As she spotted us and steered towards us, the sun was behind her and her hair looked as if it was on fire. ‘What’s up?’ she yelled, as we pulled alongside. She forgot to be mad about Hannah not wearing a lifejacket: when she saw the three of us crammed into the little boat, she knew we couldn’t be there for any ordinary reason.
I looked at Mike, who nodded at me, and I began to shout, but before I had even said the words, the tears were streaming down my face. My voice broke. It took several attempts, and Mike’s proffered hanky, before I could make myself heard.
‘She’s alive, Liza. Letty’s alive.’
Liza looked from me to Mike and back again. Above us, two gulls wheeled and cried, mocking what I had said.
‘It’s true! Letty’s alive! Mike’s sister has seen her. She’s really, really alive.’ I waved the picture that Mike had printed off, but the breeze whipped it round my hand and she was too far off to see it.
‘Why are you saying this?’ she said, her voice cracking with pain. She glanced back at the passengers, who were all watching the scene intently. The colour had drained from her face. ‘What do you mean?’
Struggling to keep my balance, I unfurled the picture and held it above my head, in two hands, like a banner. ‘Look!’ I shouted. ‘Look! They lied to you! The bastards lied to you! She never died in the car crash. Letty’s alive, and she’s coming home.’
The tourists hushed, and a few of the Taiwanese, perhaps sensing the enormity of the occasion, began a spontaneous round of applause. We waited below, our faces alive with joy and expectation, and then, as the gulls flew off on some predetermined path, Liza turned her face briefly towards the sky and fainted clean away.
Mike said he’d never realised how much he loved his sister till that day. In a three-hour conversation, as Liza sat pressed up to him, still pale with shock, she told him how she had arranged to meet Steven Villiers at his office and, once there, cup of tea in hand, told him she was following up a story about a respected councillor who had deliberately told his girlfriend that her daughter was dead in order to separate them. A councillor who had systematically beaten his girlfriend until she left in fear of her life. A girlfriend who had kept photographs of her injuries and had them verified by a doctor. Okay, so Monica had lied about that bit, but she said her blood was up by then and she’d just wanted to be sure she would win.

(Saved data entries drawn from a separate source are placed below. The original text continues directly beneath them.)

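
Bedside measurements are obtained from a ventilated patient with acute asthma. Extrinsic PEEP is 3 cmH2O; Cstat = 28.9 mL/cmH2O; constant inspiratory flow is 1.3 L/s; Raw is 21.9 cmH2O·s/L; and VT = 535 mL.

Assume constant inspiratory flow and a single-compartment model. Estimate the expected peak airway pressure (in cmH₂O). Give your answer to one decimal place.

Equation of motion (constant flow): PIP = Vt/C + R·V̇ + PEEP.
PIP = 535/28.9 + 21.9×1.3 + 3 = 18.512 + 28.47 + 3 = 49.982 cmH2O.

50.0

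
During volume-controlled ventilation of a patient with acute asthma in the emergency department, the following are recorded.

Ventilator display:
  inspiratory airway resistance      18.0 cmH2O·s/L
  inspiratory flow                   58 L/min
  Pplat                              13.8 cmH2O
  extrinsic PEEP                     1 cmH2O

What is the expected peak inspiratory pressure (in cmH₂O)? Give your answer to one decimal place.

31.2

Flow: 58 L/min ÷ 60 = 0.9667 L/s.
PIP = Pplat + Raw × flow = 13.8 + 18.0 × 0.9667 = 13.8 + 17.401 = 31.201 cmH2O.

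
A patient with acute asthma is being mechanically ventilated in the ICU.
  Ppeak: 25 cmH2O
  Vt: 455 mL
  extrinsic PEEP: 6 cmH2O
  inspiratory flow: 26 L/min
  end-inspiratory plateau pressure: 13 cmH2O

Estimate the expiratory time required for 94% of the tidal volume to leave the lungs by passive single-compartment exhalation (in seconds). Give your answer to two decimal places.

Flow: 26 L/min ÷ 60 = 0.4333 L/s.
R = (PIP − Pplat)/V̇ = (25 − 13) / 0.4333 = 12.0/0.4333 = 27.694 cmH2O·s/L.
C = Vt/(Pplat − PEEP) = 455.0 / (13 − 6) = 455.0/7.0 = 65.0 mL/cmH2O.
τ = R × C = 27.694 × 0.065 L/cmH2O = 1.8 s.
t = −τ·ln(1 − 0.94) = −1.8·ln(0.06) = 5.064 s.

5.06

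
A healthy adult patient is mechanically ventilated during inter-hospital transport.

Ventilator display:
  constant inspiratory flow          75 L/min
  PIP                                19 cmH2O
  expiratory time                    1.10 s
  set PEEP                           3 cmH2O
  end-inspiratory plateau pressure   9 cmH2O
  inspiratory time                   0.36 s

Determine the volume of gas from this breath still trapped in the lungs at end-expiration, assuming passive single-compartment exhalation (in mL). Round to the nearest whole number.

Flow: 75 L/min ÷ 60 = 1.25 L/s.
Vt = flow × Ti = 1.25 L/s × 0.36 s × 1000 mL/L = 450.0 mL.
R = (PIP − Pplat)/V̇ = (19 − 9) / 1.25 = 10.0/1.25 = 8.0 cmH2O·s/L.
C = Vt/(Pplat − PEEP) = 450.0 / (9 − 3) = 450.0/6.0 = 75.0 mL/cmH2O.
τ = R × C = 8.0 × 0.075 L/cmH2O = 0.6 s.
Fraction remaining = e^(−Te/τ) = e^(−1.10/0.6) = 0.1599.
Trapped volume = 450.0 × 0.1599 = 71.955 mL.

72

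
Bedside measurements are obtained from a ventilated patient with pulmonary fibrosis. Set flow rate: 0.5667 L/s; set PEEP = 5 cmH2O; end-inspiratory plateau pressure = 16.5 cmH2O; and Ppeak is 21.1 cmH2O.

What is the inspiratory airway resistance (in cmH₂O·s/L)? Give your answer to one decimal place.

Raw = (PIP − Pplat) / flow = (21.1 − 16.5) / 0.5667 = 4.6 / 0.5667 = 8.117 cmH2O·s/L.

8.1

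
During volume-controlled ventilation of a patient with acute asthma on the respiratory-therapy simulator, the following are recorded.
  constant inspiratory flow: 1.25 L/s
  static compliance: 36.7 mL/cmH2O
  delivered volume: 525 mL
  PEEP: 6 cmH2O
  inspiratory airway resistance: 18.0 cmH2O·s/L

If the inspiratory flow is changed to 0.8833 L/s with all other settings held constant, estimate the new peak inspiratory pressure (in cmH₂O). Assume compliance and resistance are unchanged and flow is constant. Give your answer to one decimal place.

PIP = Vt/C + R·V̇ + PEEP (constant-flow equation of motion).
Only the resistive term changes: ΔPIP = R × ΔV̇ = 18.0 × (0.8833 − 1.25) = 18.0 × -0.3667 = -6.601 cmH2O.
Original PIP = 525/36.7 + 18.0×1.25 + 6 = 42.805 cmH2O; new PIP = 42.805 + (-6.601) = 36.204 cmH2O.

36.2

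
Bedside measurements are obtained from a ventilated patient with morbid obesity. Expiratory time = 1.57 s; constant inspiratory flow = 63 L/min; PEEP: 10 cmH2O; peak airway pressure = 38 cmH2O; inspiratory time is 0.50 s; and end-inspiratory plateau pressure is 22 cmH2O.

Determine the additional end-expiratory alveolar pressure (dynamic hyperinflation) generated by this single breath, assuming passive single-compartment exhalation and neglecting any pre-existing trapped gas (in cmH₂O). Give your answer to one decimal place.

Flow: 63 L/min ÷ 60 = 1.05 L/s.
Vt = flow × Ti = 1.05 L/s × 0.50 s × 1000 mL/L = 525.0 mL.
R = (PIP − Pplat)/V̇ = (38 − 22) / 1.05 = 16.0/1.05 = 15.238 cmH2O·s/L.
C = Vt/(Pplat − PEEP) = 525.0 / (22 − 10) = 525.0/12.0 = 43.75 mL/cmH2O.
τ = R × C = 15.238 × 0.04375 L/cmH2O = 0.6667 s.
Fraction remaining = e^(−Te/τ) = e^(−1.57/0.6667) = 0.0949; trapped volume = 525.0 × 0.0949 = 49.823 mL.
Additional alveolar pressure from trapping ≈ V_trapped / C = 49.823 / 43.75 = 1.139 cmH2O.

1.1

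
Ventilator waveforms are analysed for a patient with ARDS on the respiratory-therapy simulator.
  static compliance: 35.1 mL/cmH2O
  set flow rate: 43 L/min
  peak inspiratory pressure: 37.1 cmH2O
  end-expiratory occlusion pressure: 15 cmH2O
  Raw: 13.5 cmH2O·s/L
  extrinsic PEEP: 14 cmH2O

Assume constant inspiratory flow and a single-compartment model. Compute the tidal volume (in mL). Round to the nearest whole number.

Flow: 43 L/min ÷ 60 = 0.7167 L/s.
Total PEEP = 15 cmH2O (set 14 + intrinsic 1); this is the baseline alveolar pressure.
Equation of motion (constant flow): PIP = Vt/C + R·V̇ + PEEP.
Vt/C = PIP − R·V̇ − PEEP = 37.1 − 9.675 − 15 = 12.425 cmH2O.
Vt = C × 12.425 = 35.1 × 12.425 = 436.12 mL.

436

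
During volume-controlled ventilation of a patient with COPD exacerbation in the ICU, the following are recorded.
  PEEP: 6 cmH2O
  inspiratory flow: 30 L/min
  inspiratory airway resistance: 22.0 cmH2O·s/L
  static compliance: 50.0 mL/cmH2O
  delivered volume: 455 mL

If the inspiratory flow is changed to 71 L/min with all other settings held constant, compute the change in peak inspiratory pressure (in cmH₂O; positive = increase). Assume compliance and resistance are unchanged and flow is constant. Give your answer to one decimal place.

15.0

Flow: 30 L/min ÷ 60 = 0.5 L/s.
New flow: 71 L/min ÷ 60 = 1.1833 L/s.
PIP = Vt/C + R·V̇ + PEEP (constant-flow equation of motion).
Only the resistive term changes: ΔPIP = R × ΔV̇ = 22.0 × (1.1833 − 0.5) = 22.0 × 0.6833 = 15.033 cmH2O.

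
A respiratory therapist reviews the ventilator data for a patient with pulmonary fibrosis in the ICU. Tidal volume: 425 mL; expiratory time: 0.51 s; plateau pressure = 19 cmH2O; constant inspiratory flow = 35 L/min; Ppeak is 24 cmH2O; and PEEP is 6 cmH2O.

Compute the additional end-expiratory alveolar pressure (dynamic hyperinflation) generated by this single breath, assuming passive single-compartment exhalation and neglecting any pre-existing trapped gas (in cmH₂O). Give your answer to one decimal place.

2.1

Flow: 35 L/min ÷ 60 = 0.5833 L/s.
R = (PIP − Pplat)/V̇ = (24 − 19) / 0.5833 = 5.0/0.5833 = 8.572 cmH2O·s/L.
C = Vt/(Pplat − PEEP) = 425.0 / (19 − 6) = 425.0/13.0 = 32.692 mL/cmH2O.
τ = R × C = 8.572 × 0.03269 L/cmH2O = 0.2802 s.
Fraction remaining = e^(−Te/τ) = e^(−0.51/0.2802) = 0.162; trapped volume = 425.0 × 0.162 = 68.85 mL.
Additional alveolar pressure from trapping ≈ V_trapped / C = 68.85 / 32.692 = 2.106 cmH2O.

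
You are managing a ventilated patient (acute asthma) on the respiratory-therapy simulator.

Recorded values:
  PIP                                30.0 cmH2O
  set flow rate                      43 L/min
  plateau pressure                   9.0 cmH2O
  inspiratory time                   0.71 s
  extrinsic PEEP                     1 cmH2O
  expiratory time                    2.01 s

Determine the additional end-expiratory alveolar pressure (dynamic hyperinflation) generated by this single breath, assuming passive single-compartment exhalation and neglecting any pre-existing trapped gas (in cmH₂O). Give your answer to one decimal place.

Flow: 43 L/min ÷ 60 = 0.7167 L/s.
Vt = flow × Ti = 0.7167 L/s × 0.71 s × 1000 mL/L = 508.86 mL.
R = (PIP − Pplat)/V̇ = (30.0 − 9.0) / 0.7167 = 21.0/0.7167 = 29.301 cmH2O·s/L.
C = Vt/(Pplat − PEEP) = 508.86 / (9.0 − 1) = 508.86/8.0 = 63.608 mL/cmH2O.
τ = R × C = 29.301 × 0.06361 L/cmH2O = 1.864 s.
Fraction remaining = e^(−Te/τ) = e^(−2.01/1.864) = 0.3402; trapped volume = 508.86 × 0.3402 = 173.11 mL.
Additional alveolar pressure from trapping ≈ V_trapped / C = 173.11 / 63.608 = 2.722 cmH2O.

2.7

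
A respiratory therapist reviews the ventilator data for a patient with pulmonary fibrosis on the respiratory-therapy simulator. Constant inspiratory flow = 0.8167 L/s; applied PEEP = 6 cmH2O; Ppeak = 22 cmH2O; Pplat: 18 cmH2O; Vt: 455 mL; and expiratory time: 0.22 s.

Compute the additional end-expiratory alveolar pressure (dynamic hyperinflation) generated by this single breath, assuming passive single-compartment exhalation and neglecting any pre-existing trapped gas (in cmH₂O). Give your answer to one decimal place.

R = (PIP − Pplat)/V̇ = (22 − 18) / 0.8167 = 4.0/0.8167 = 4.898 cmH2O·s/L.
C = Vt/(Pplat − PEEP) = 455.0 / (18 − 6) = 455.0/12.0 = 37.917 mL/cmH2O.
τ = R × C = 4.898 × 0.03792 L/cmH2O = 0.1857 s.
Fraction remaining = e^(−Te/τ) = e^(−0.22/0.1857) = 0.3058; trapped volume = 455.0 × 0.3058 = 139.14 mL.
Additional alveolar pressure from trapping ≈ V_trapped / C = 139.14 / 37.917 = 3.67 cmH2O.

3.7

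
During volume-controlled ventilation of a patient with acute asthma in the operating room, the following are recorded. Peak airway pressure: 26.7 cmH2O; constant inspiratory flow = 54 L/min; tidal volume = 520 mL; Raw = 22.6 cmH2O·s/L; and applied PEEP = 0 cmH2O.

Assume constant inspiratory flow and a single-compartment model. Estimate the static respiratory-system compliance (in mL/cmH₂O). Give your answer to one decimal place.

Flow: 54 L/min ÷ 60 = 0.9 L/s.
Equation of motion (constant flow): PIP = Vt/C + R·V̇ + PEEP.
Vt/C = PIP − R·V̇ − PEEP = 26.7 − 22.6×0.9 − 0 = 26.7 − 20.34 − 0 = 6.36 cmH2O.
C = Vt / 6.36 = 520 / 6.36 = 81.761 mL/cmH2O.

81.8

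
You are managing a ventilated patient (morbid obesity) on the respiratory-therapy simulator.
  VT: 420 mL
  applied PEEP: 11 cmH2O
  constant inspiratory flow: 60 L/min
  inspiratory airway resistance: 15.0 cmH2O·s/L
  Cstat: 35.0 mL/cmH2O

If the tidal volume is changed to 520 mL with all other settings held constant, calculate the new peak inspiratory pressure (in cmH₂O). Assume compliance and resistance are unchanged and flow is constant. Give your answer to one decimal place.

40.9

Flow: 60 L/min ÷ 60 = 1 L/s.
PIP = Vt/C + R·V̇ + PEEP (constant-flow equation of motion).
Only the elastic term changes: ΔPIP = ΔVt / C = (520 − 420) / 35.0 = 2.857 cmH2O.
Original PIP = 420/35.0 + 15.0×1 + 11 = 38.0 cmH2O; new PIP = 38.0 + (2.857) = 40.857 cmH2O.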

I liked the sound of Monica Dormer.
The shocking thing was how easily the Villiers man had caved in. He went very quiet, then said, ‘What do you want?’ He had married, you see, and had two young sons, and when Monica told him that Letty would know, one way or the other, what he had done, she had thought, from his voice, that this was a conversation he had probably expected for some time. They struck a deal: restore the child to her mother, and this would remain a family matter. He agreed a little too readily; she had the impression that it wasn’t the happiest of families.